作者
Michael J. Fisher,Chie‐Schin Shih,Steven D. Rhodes,Amy E. Armstrong,Pamela L. Wolters,Eva Dombi,Chi Zhang,Steven P. Angus,Gary L. Johnson,Roger J. Packer,Jeffrey C. Allen,Nicole J. Ullrich,Stewart Goldman,David H. Gutmann,Scott R. Plotkin,Tena Rosser,Kent A. Robertson,Brigitte C. Widemann,Abbi E. Smith,Waylan Bessler,Yongzheng He,Su Jeong Park,Julie A. Mund,Jiang Li,Khadijeh Bijangi‐Vishehsaraei,Coretta Thomas Robinson,Gary Cutter,Bruce R. Korf,Chie‐Schin Shih,Amy E. Armstrong,Jaishri O. Blakeley,D. Wade Clapp
摘要
Neurofibromatosis type 1 (NF1) plexiform neurofibromas (PNs) are progressive, multicellular neoplasms that cause morbidity and may transform to sarcoma.
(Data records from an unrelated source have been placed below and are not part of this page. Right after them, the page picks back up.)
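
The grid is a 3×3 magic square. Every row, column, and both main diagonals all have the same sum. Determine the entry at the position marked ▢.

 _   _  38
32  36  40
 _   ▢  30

Row 2 is complete and sums to 108; that is the magic constant.
The remaining cell in main diagonal is (1,1) = 108 − 66 = 42.
Anti-diagonal needs 108; the known cells sum to 74, so (3,1) = 34.
Row 1 needs 108; the known cells sum to 80, so (1,2) = 28.
Row 3: 34 + 30 + ? = 108, so (3,2) = 44.

44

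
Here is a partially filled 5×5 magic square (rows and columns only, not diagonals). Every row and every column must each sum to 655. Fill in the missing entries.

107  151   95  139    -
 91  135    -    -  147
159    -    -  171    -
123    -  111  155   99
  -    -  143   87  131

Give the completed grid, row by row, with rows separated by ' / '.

The remaining cell in row 1 is (1,5) = 655 − 492 = 163.
Row 4 must total 655; the given cells sum to 488, so (4,2) = 167.
Column 1: 107 + 91 + 159 + 123 + ? = 655, so (5,1) = 175.
The remaining cell in column 4 is (2,4) = 655 − 552 = 103.
Column 5: 163 + 147 + 99 + 131 + ? = 655, so (3,5) = 115.
Using row 2: 91 + 135 + 103 + 147 + ? → (2,3) = 655 − 476 = 179.
The remaining cell in row 5 is (5,2) = 655 − 536 = 119.
Column 2: 151 + 135 + 167 + 119 + ? = 655, so (3,2) = 83.
Column 3: 95 + 179 + 111 + 143 + ? = 655, so (3,3) = 127.

107 151 95 139 163 / 91 135 179 103 147 / 159 83 127 171 115 / 123 167 111 155 99 / 175 119 143 87 131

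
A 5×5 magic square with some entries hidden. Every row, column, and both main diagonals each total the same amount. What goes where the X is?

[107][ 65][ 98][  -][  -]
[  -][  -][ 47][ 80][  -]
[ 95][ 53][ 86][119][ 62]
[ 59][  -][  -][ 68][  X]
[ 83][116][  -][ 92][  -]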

Treatment of Nf1fl/fl;Postn-Cre mice with cabozantinib, an inhibitor of multiple tyrosine kinases, caused a reduction in PN size and number and differential modulation of kinases in cell lineages that drive PN growth. Based on these findings, the Neurofibromatosis Clinical Trials Consortium conducted a phase II, open-label, nonrandomized Simon two-stage study to assess the safety, efficacy and biologic activity of cabozantinib in patients ≥16 years of age with NF1 and progressive or symptomatic, inoperable PN ( NCT02101736 ). The trial met its primary outcome, defined as ≥25% of patients achieving a partial response (PR, defined as ≥20% reduction in target lesion volume as assessed by magnetic resonance imaging (MRI)) after 12 cycles of therapy. Secondary outcomes included adverse events (AEs), patient-reported outcomes (PROs) assessing pain and quality of life (QOL), pharmacokinetics (PK) and the levels of circulating endothelial cells and cytokines. Eight of 19 evaluable (42%) trial participants achieved a PR. The median change in tumor volume was 15.2% (range, +2.2% to −36.9%), and no patients had disease progression while on treatment. Nine patients required dose reduction or discontinuation of therapy due to AEs; common AEs included gastrointestinal toxicity, hypothyroidism, fatigue and palmar plantar erythrodysesthesia. A total of 11 grade 3 AEs occurred in eight patients. Patients with PR had a significant reduction in tumor pain intensity and pain interference in daily life but no change in global QOL scores. These data indicate that cabozantinib is active in NF1-associated PN, resulting in tumor volume reduction and pain improvement. Cabozantinib, an inhibitor of multiple receptor tyrosine kinases, has efficacy in a mouse model of neurofibromatosis type I and has clinical activity in reducing plexiform neurofibroma volume in a phase II trial of patients with NF1.